South African Regulator Orders Canal+ To Bid for the Remaining MultiChoice Shares

South African regulator orders Canal+ to bid for the remaining MultiChoice shares. According to the ruling, ““Canal+ must take immediate action to comply with the requirements of.. the (Companies) Act and the regulations by making a mandatory offer to the remaining shareholders of MultiChoice.”

Canal+ to Bid for the Remaining MultiChoice Shares

Canal+ to Bid for the Remaining MultiChoice Shares

The regulator has determined that Multichoice’s public announcement of the initial offer was illegal and issued a compliance notice to the South African company. This decision comes in response to the panel’s reaction to the open discussion about a potential takeover between Canal+ and MultiChoice.

On February 6, the panel acknowledged receiving communications and announcements from both companies.

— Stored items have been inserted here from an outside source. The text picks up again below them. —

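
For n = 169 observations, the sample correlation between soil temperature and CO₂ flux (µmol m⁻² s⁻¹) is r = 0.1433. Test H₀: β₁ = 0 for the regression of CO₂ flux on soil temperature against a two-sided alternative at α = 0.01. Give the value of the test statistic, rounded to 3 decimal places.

t = 1.871

t = r·√(n − 2)/√(1 − r²) = 0.1433·√167/√0.979465 = 1.871.
df = n − 2 = 167.
Two-sided p ≈ 0.0631, which is ≥ 0.01, so fail to reject H₀.
The data do not give significant evidence of a linear association between soil temperature and CO₂ flux.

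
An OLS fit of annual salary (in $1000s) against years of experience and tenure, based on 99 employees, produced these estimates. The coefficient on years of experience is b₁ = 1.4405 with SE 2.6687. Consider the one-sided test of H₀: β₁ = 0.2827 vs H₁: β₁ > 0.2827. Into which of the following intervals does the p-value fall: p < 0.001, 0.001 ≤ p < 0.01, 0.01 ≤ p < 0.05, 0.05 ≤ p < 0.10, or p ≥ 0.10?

p ≥ 0.10

t = (1.4405 − 0.2827) / 2.6687 = 0.434.
df = n − k − 1 = 99 − 2 − 1 = 96.
One-sided p = P(T_{96} > t) ≈ 0.3327.
So p ≥ 0.10.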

However, it declined to endorse or approve the developments, stating that ongoing discussions with the two companies are aimed at providing advice and guidelines on handling the situation.

The Deal’s Obligation and Responsibility to Maintain Market Integrity

The Panel reaffirmed its commitment to taking the matter seriously, emphasizing that the investigation aims to ensure that both parties fulfill their overarching obligation and responsibility to maintain market integrity and ensure fairness for holders of MultiChoice’s securities.

On February 1, Canal+ revealed its intentions to acquire the South African pay-TV service by submitting a non-binding indicative offer of R105 ($5.6) per share. This offer represents a 40% premium compared to MultiChoice’s closing share price of R75 ($4) on January 31, 2024.

The Valuation of MultiChoice

The valuation of MultiChoice through the offer exceeds R46 billion ($2.4 billion), with the proposal suggesting payment of R32.5 billion ($1.7 billion) in cash for the remaining 64.99% stake. Currently, French media owns a 35.01% stake in MultiChoice.

In response, MultiChoice rejected Canal+’s proposal, stating it undervalued the company. However, the board expressed willingness to continue discussions with any party offering a reasonable price and subject to suitable terms.

Canal+ Has Encountered Challenges with This Transaction

Canal+ has encountered challenges with this transaction due to the South African Electronic Communication Act 2005, which prohibits foreigners from directly or indirectly controlling a commercial broadcasting license or owning more than 20% of a commercial broadcasting licensee’s voting shares or paid-up capital.